The rest of the book? Dedicated to helping people to become winning slot players and mostly drivel. Anything that advises punters to "find the loosest slots", and having identified one (just how can you tell?) to do a test to see whether it's "hot" or "cold" (by playing through a roll of forty coins - I kid you not) is just inviting howls of laughter. I couldn't quite understand the commentary around "hot" and "cold" machines as on page 85 there's an overview of how modern slots in the States function and how each spin is completely random, unlike Category "B3" and "C" gaming machines in the UK;
" . . . As a result, the machine operates in a totally random fashion and there isn't anything a player can do to change that."

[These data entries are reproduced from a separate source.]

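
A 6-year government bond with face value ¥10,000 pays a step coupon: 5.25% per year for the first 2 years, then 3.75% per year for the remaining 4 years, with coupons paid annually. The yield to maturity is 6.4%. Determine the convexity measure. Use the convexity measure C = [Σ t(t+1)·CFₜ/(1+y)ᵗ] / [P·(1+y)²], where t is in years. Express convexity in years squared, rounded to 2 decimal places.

31.64

With y = 0.064:
  t   CF        PV=CF/(1+0.064)^t    t·PV        t(t+1)·PV
  1       525.00       493.4211       493.4211         986.8421
  2       525.00       463.7416       927.4832       2,782.4495
  3       375.00       311.3195       933.9586       3,735.8345
  4       375.00       292.5936     1,170.3742       5,851.8711
  5       375.00       274.9939     1,374.9697       8,249.8183
  6    10,375.00     7,150.5317    42,903.1903     300,322.3323
  Σ                  8,986.6014    47,803.3971     321,929.1479
P = 8,986.6014.
Convexity = Σ t(t+1)·PV / [P·(1+y)²] = 321,929.1479 / (8,986.6014 × 1.132096) = 31.64329.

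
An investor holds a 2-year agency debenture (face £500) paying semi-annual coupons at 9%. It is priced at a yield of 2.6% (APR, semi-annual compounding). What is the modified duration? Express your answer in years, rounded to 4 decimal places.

1.8583 years

Periodic yield y = 0.013. First find Macaulay duration:
  t   CF        PV=CF/(1+0.013)^t    t·PV
  1        22.50        22.2113        22.2113
  2        22.50        21.9262        43.8524
  3        22.50        21.6448        64.9345
  4       522.50       496.1906     1,984.7623
  Σ                    561.9729     2,115.7605
P = 561.9729; Macaulay duration = 2,115.7605 / 561.9729 = 3.76488 half-year periods = 1.88244 years.
Modified duration = D_Mac / (1 + y) = 1.88244 / 1.013 = 1.85828 years.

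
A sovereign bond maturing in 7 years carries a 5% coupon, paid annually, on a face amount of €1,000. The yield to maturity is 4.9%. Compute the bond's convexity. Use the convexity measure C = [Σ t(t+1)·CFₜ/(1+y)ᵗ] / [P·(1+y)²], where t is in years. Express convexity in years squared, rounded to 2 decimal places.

With y = 0.049:
  t   CF        PV=CF/(1+0.049)^t    t·PV        t(t+1)·PV
  1        50.00        47.6644        47.6644          95.3289
  2        50.00        45.4380        90.8760         272.6279
  3        50.00        43.3155       129.9466         519.7862
  4        50.00        41.2922       165.1688         825.8441
  5        50.00        39.3634       196.8170       1,180.9019
  6        50.00        37.5247       225.1481       1,576.0368
  7     1,050.00       751.2092     5,258.4642      42,067.7136
  Σ                  1,005.8074     6,114.0851      46,538.2394
P = 1,005.8074.
Convexity = Σ t(t+1)·PV / [P·(1+y)²] = 46,538.2394 / (1,005.8074 × 1.100401) = 42.04788.

42.05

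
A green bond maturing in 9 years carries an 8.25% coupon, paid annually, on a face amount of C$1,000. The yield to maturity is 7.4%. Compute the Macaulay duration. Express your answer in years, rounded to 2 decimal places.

Periodic yield y = 0.074. Discount each cash flow and weight by its year:
  t   CF        PV=CF/(1+0.074)^t    t·PV
  1        82.50        76.8156        76.8156
  2        82.50        71.5229       143.0459
  3        82.50        66.5949       199.7848
  4        82.50        62.0064       248.0258
  5        82.50        57.7341       288.6706
  6        82.50        53.7562       322.5370
  7        82.50        50.0523       350.3661
  8        82.50        46.6036       372.8290
  9     1,082.50       569.3632     5,124.2686
  Σ                  1,054.4493     7,126.3432
Price P = Σ PV = 1,054.4493.
Macaulay duration = Σ(t·PV) / P = 7,126.3432 / 1,054.4493 = 6.75836 years.

6.76 years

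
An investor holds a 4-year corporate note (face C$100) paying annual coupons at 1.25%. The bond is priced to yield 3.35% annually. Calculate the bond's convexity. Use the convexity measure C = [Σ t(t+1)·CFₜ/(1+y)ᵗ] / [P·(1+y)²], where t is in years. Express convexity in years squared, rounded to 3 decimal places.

With y = 0.0335:
  t   CF        PV=CF/(1+0.0335)^t    t·PV        t(t+1)·PV
  1         1.25         1.2095         1.2095           2.4190
  2         1.25         1.1703         2.3406           7.0217
  3         1.25         1.1323         3.3970          13.5881
  4       101.25        88.7469       354.9875       1,774.9377
  Σ                     92.2590       361.9346       1,797.9664
P = 92.2590.
Convexity = Σ t(t+1)·PV / [P·(1+y)²] = 1,797.9664 / (92.2590 × 1.068122) = 18.24534.

18.245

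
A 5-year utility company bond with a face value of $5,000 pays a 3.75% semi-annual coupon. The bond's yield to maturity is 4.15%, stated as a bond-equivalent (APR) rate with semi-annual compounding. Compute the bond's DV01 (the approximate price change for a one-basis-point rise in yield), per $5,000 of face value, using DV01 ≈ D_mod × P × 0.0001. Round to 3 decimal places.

$2.213

Periodic yield y = 0.02075.
  t   CF        PV=CF/(1+0.02075)^t    t·PV
  1        93.75        91.8442        91.8442
  2        93.75        89.9772       179.9544
  3        93.75        88.1481       264.4444
  4        93.75        86.3562       345.4250
  5        93.75        84.6008       423.0039
  6        93.75        82.8810       497.2860
  7        93.75        81.1962       568.3732
  8        93.75        79.5456       636.3648
  9        93.75        77.9286       701.3572
  10    5,093.75     4,148.0477    41,480.4768
  Σ                  4,910.5256    45,188.5299
P = 4,910.5256; D_Mac = 9.20238 half-year periods = 4.60119 yrs; D_mod = 4.50766 yrs.
DV01 ≈ 4.50766 × 4,910.5256 × 0.0001 = 2.213496.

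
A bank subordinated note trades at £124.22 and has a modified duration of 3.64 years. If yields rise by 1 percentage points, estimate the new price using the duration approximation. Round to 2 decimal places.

Duration approximation: ΔP/P ≈ -D_mod · Δy = -3.64 × (+0.01) = -0.036400.
New price ≈ 124.22 × (1 - 0.036400) = 119.698392.

£119.70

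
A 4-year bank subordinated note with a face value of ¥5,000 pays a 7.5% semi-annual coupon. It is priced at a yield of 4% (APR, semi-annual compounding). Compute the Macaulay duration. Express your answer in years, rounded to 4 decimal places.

3.5612 years

Periodic yield y = 0.02. Discount each cash flow and weight by its period:
  t   CF        PV=CF/(1+0.02)^t    t·PV
  1       187.50       183.8235       183.8235
  2       187.50       180.2191       360.4383
  3       187.50       176.6854       530.0563
  4       187.50       173.2210       692.8841
  5       187.50       169.8245       849.1226
  6       187.50       166.4946       998.9678
  7       187.50       163.2300     1,142.6102
  8     5,187.50     4,427.4813    35,419.8504
  Σ                  5,640.9796    40,177.7533
Price P = Σ PV = 5,640.9796.
Macaulay duration = Σ(t·PV) / P = 40,177.7533 / 5,640.9796 = 7.12248 half-year periods.
In years: 7.12248 / 2 = 3.56124 years.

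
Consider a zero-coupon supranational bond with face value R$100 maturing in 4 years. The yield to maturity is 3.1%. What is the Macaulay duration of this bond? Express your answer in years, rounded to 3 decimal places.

4.000 years

A zero-coupon bond has a single cash flow at maturity, so its Macaulay duration equals its maturity: 4 years.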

So much for seeking out the holy grail of "hot" and "cold" machines and watching out for "up cycles"? Perhaps the slots section of the book was penned by two different people, or Mr J had suffered a temporary lapse of memory before he wrote some of the things he did, or it's just a simple case of third rate editing by the publisher?
"Keep in mind that a hot cycle has a limited life even on a loose machine. Consequently, you should be prepared to quit a hot machine as soon as it appears to be turning cold. An important clue is that it hasn't paid off in five consecutive spins. In fact, the most conservative players will abandon their machine after four cold spins." (page 99 refers).
So, some cracking advice there then?
At the time of writing, this book is being offered by Amazon at a tenner, although you can probably pick up a new copy for half that. However, rather than considering buying a copy, in my humble opinion you'd be better off putting your money towards a copy of Video Poker Wizard for your mobile, and forgetting about the slots nonsense. This is a great low-priced app (US$9.99) for those interested in video poker and a must for those UK visitors planning a junket to Sin City.
Marten Jensen is the author of a number of other gambling related titles (two of which are dedicated to beating the slots), but based on Video Poker & Slots for the Winner I think I'd be inclined to give these a wide berth and have a word with Mr Google instead. Despite all of the misinformation out there on the web, you certainly won't be any worse off for doing so. In 2014 he published his first work of fiction, The Control Station, which is available as an Amazon Kindle download only.